Drawing on UCL Information Studies research, a new website is helping adults who’ve been in care to access information about their past more easily.

memories

8 February 2022

If you’ve been in care, finding out about your background can be an important thing for you to do. It can help you understand inherited health risks, make life choices and learn more about why you were separated from your family.

Accessing records for looked-after children hasn’t always been straightforward, but now thanks to a UCL research project, that’s starting to change.

The Memory, Identity, Rights in Records, Access (MIRRA) project (2017- 2021) worked with care experienced adults in England to understand their experiences of accessing their care records.

MIRRA identified gaps in recordkeeping for looked-after children and ways in which information could be better managed.
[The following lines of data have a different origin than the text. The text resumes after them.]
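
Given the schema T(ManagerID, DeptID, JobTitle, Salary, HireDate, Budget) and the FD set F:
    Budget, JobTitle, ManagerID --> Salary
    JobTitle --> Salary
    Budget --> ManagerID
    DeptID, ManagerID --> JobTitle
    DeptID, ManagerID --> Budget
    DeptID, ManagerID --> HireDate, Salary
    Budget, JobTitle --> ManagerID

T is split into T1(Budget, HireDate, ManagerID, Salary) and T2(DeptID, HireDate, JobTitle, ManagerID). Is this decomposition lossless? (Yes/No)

No

The shared attributes are {HireDate, ManagerID} and {HireDate, ManagerID}⁺ = {HireDate, ManagerID}.
Neither T1 nor T2 is contained in that closure, so the decomposition is lossy.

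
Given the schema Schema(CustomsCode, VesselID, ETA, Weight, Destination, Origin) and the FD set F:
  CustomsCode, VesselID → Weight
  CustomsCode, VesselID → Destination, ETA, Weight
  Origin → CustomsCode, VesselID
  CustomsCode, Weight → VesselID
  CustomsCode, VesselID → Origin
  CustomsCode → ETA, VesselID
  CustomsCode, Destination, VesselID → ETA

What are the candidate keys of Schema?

{CustomsCode}⁺ = {CustomsCode, Destination, ETA, Origin, VesselID, Weight}, which is every attribute, so {CustomsCode} is a candidate key.
{Origin}⁺ = {CustomsCode, Destination, ETA, Origin, VesselID, Weight}, which is every attribute, so {Origin} is a candidate key.
Any other superkey properly contains one of these, so there are no further candidate keys.

{CustomsCode}, {Origin}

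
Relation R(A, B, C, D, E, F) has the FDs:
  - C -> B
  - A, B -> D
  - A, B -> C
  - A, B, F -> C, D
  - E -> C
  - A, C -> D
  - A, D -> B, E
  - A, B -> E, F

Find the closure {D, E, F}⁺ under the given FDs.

Start with {D, E, F}.
E -> C applies; add {C} → now {C, D, E, F}.
C -> B applies; add {B} → now {B, C, D, E, F}.
No further FD applies.

{B, C, D, E, F}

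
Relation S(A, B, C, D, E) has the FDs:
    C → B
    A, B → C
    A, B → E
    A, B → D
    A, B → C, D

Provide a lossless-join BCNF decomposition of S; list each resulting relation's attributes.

Candidate keys of the original relation: {A, B}, {A, C}.
Within {A, B, C, D, E}: {C}⁺ ∩ {A, B, C, D, E} = {B, C}, not the whole set, so C → B violates BCNF; decompose into {B, C} and {A, C, D, E}.
{B, C} is in BCNF.
{A, C, D, E} is in BCNF.

{A, C, D, E}; {B, C}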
In particular, the research found that the voice of the looked-after child wasn’t captured by social care recording software and practices. Without this, the records were much less useful in helping care-experienced people make sense of their past and identity.

UCL researchers have inputted into several resources to support care leavers in accessing their records, including a website, FamilyConnect, hosted by Family Action. The site helps people understand their rights when accessing their birth and care information, and how to go about searching for it in the first place. FamilyConnect won the 2020 UCL Public Engagement Community prize.

The project has also led to a new app being developed with OLM Systems, which will allow social workers to capture the child’s voice in their records. The team received advice from UCL Innovation and Enterprise, and are now working with UCL’s MSc Computer Science students to build the prototype app.

MIRRA was led by Prof Elizabeth Shepherd from UCL’s Department of Information Studies. The team also partnered with two charities Family Action and the Care Leavers’ Association on the project.